Was happily clicking the shutter button when the dreaded error appeared:
Easy enough, with a Q-Tip and some 90% alcohol. But the error message remained, even with the camera turned off. Removing and then reinserting the battery got rid of the message, but now I had a black screen.
The problem wasn’t the lens; it worked fine on the 77d. So, there I was in the middle of Rochester facing the awful truth: My beloved camera, with an ordinary flick of the shutter button, had suffered the equivalent of a massive heart attack. It was dead.
My beloved 1100d! Oh, I know it has only 9 focus points and a mediocre 12.2 mp sensor. I know it is probably 9 years old, which in camera years is something like 4 to 6 years beyond its “best if used by” date. I know I have to let it go, because here in America it is considered less than useful, a “gray market” camera. But what does America know, gray market or not, it’s my beloved camera! And now it’s dead. 😦
My very first camera was also gray market and equally cherished. It had been given to me in 2016 by a very dear friend. It was a Canon 450d (a Rebel xSi in Ameri-Speak). I loved that camera and took it everywhere. My very first nature photo (which I can’t show you because it’s sooooo bad) came from that camera — and so did many others. However, it, too, suffered an unexpected demise when one day, when I had had the camera for about 2 months, I pressed the shutter button — and the whole assembly sprang apart. Talk about terror! I picked up the pieces and tried to put them back together — no luck. I broke speed records getting to the camera store in Rochester, much as one would rush a sick child to the emergency room, only to hear those terribly truthful words, “I can’t fix this, it’s gray market.” What do you mean, “gray market”??? I poured out my story — it was a gift! from a friend! who lives overseas! I love this camera! and can’t live without it! but if it couldn’t be fixed then I needed another one, just like it, so she would never know. Well, they did have a Canon xSi, and they could cover the offensive American numbers with gaffer tape but only if I came up with $179.00 plus tax (which at that time I had to scrape together). I eagerly forked it over, the xSi would have to do.
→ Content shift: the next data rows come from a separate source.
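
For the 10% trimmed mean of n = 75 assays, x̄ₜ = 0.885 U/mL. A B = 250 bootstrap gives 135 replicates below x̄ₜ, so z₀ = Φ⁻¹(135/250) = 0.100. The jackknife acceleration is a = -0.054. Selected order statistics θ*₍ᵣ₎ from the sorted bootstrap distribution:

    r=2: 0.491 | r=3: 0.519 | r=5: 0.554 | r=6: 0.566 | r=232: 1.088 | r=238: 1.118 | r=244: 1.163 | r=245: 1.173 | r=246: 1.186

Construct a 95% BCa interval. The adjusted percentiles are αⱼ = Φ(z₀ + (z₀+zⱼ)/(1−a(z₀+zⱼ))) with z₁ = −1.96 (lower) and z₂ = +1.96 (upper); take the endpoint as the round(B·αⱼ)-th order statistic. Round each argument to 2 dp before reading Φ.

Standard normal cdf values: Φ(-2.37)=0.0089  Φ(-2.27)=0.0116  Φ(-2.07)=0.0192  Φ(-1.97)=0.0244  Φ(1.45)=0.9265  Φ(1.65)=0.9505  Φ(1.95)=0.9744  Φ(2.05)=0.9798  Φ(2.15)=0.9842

Lower: z₀ + z₁ = 0.100 + (-1.960) = -1.860; 1 − a(z₀+z₁) = 1 − (-0.054)(-1.860) = 0.8996; argument = 0.100 + (-1.860)/0.8996 = -1.9677 → -1.97.
α₁ = Φ(-1.97) = 0.0244; rank = round(250 × 0.0244) = 6; θ*₍6₎ = 0.566.
Upper: z₀ + z₂ = 2.060; 1 − a(z₀+z₂) = 1.1112; argument = 1.9538 → 1.95; α₂ = 0.9744; rank = 244; θ*₍244₎ = 1.163.

(0.566, 1.163)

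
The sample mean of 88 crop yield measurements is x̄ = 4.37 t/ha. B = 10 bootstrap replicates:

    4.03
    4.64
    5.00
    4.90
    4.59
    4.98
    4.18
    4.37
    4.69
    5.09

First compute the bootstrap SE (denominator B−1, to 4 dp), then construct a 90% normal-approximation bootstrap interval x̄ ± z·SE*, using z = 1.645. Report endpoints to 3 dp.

Mean of replicates = 4.6470; sum of squared deviations = 1.1764; SE* = √(1.1764/9) = 0.3615
Margin = 1.645 × 0.3615 = 0.5947
Interval: 4.37 ± 0.5947

(3.775, 4.965)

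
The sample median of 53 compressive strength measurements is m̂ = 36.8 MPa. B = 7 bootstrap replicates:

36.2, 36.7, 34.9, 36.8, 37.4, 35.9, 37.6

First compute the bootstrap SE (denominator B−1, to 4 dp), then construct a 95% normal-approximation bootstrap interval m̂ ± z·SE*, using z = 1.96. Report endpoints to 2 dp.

Mean of replicates = 36.5000; sum of squared deviations = 5.1600; SE* = √(5.1600/6) = 0.9274
Margin = 1.96 × 0.9274 = 1.818
Interval: 36.8 ± 1.818

(34.98, 38.62)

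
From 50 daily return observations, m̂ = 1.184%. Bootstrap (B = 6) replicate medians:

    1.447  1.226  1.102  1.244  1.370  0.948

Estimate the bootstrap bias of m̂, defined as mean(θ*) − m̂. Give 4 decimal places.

bias = +0.0388

mean(θ*) = (1.447 + 1.226 + 1.102 + 1.244 + 1.370 + 0.948) / 6 = 1.22283
bias = 1.22283 − 1.184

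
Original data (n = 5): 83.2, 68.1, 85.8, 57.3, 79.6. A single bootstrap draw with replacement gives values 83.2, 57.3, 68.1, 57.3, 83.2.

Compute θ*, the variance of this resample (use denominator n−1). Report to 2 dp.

Mean = 69.8200; sum of squared deviations = 674.5080
s² = 674.5080 / 4 = 168.6270

θ* = 168.63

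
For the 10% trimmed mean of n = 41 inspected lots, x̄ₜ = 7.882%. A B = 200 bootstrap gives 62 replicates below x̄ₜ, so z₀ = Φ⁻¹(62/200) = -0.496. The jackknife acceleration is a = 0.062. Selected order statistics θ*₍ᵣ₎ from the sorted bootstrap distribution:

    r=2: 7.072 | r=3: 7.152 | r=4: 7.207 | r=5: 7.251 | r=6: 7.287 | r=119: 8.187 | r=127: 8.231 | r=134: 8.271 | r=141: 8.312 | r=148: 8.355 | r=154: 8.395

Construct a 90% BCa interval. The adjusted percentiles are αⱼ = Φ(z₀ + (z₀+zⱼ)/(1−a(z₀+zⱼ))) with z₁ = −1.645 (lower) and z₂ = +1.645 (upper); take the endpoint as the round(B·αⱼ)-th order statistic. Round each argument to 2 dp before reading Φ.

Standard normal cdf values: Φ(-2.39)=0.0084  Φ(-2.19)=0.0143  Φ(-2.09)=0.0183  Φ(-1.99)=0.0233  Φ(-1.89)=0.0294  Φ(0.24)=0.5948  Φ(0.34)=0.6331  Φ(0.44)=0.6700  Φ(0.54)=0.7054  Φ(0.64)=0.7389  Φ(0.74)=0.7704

Lower: z₀ + z₁ = -0.496 + (-1.645) = -2.141; 1 − a(z₀+z₁) = 1 − (0.062)(-2.141) = 1.1327; argument = -0.496 + (-2.141)/1.1327 = -2.3861 → -2.39.
α₁ = Φ(-2.39) = 0.0084; rank = round(200 × 0.0084) = 2; θ*₍2₎ = 7.072.
Upper: z₀ + z₂ = 1.149; 1 − a(z₀+z₂) = 0.9288; argument = 0.7411 → 0.74; α₂ = 0.7704; rank = 154; θ*₍154₎ = 8.395.

(7.072, 8.395)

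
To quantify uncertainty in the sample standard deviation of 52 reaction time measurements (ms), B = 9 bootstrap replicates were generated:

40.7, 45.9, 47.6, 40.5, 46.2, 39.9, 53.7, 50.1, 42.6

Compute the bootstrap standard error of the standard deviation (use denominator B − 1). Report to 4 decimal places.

Bootstrap SE is the standard deviation of the 9 replicate standard deviations.
Mean of replicates: (40.7 + 45.9 + 47.6 + 40.5 + 46.2 + 39.9 + 53.7 + 50.1 + 42.6) / 9 = 407.20000 / 9 = 45.24444
Sum of squared deviations: (−4.54444)² + (+0.65556)² + (+2.35556)² + (−4.74444)² + (+0.95556)² + (−5.34444)² + (+8.45556)² + (+4.85556)² + (−2.64444)² = 180.68222
Variance = 180.68222 / 8 = 22.58528
SE* = √22.58528

SE* = 4.7524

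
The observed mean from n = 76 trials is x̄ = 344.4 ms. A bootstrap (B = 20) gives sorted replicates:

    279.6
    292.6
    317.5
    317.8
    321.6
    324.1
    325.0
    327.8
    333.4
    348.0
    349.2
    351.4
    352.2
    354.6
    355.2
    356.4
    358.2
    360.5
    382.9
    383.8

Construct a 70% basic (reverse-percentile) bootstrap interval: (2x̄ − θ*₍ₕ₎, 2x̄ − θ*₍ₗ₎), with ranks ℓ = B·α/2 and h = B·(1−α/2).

Percentile endpoints at ranks 3 and 17: θ*₍3₎ = 317.5, θ*₍17₎ = 358.2.
Basic interval reflects these around x̄:
  lower = 2 × 344.4 − 358.2 = 330.6
  upper = 2 × 344.4 − 317.5 = 371.3

(330.6, 371.3)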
Well, THAT camera should have been euthanized long before it got to me. It had what I would call “shutter shudder,” meaning that every time I pressed the shutter button all of the innards would wiggle around. You could feel it. And you could hear it, too — so much so that those around me would turn around and look for the source of the noise whenever I took a photo. But it did produce decent photos like this one, even if I didn’t have a clue about what I was doing.
That camera lasted only about a year (I’m beginning to think I’m a certifiable camera jinx). On July 29, 2017 I was heading to a fiddle fest in a nearby town. After a quick stop at McDonald’s golden arches, I carefully placed my lunch and the camera, extra batteries, and tripod into the car. I was planning on taking candid shots of elderly fiddle players, hoping that a Willie Nelson look-alike would stare blankly at my 18-55mm kit lens for a photo that would impress National Geographic and have them begging me for the rights. Fortunately, the elderly fiddlers and National Geographic were spared that experience because, unfortunately, a rogue, off-duty sheriff decided that the driver ahead of him was traveling far too slowly and the coast was clear for him to pass. . .except that it wasn’t, not until he cleared it by punting my car like a football into a ditch with his brand-new Mustang. The camera, tripod, lunch, and me were sent flying head over heels. I was airlifted to the nearest trauma center with serious injuries that eventually healed (well, as much as they are going to heal); however, my lunch, camera, and tripod died instantly in a twisted pile of metal, plastic, and two all-beef patties, special Sauce, lettuce, cheese, pickles, onions on a sesame seed bun.
Very soon after, my dear friend traveled half-way around the world (literally!) to help me heal, and she brought the 1100d with her, all wrapped up in love, concern, and special dreams that didn’t die in the accident. So you can understand why I just can’t just shrug my shoulders and toss my beloved gray-market companion into the nearest waste bin as if it were. . .well, some kind of gray-market camera. To me, it is the gift of a lifetime from a wonderful friend that only some of us are lucky enough to find in our lifetimes.
Rest in peace, my dear gray-market companion, and thank you for the lessons you taught me — about photography, friendship, and life itself.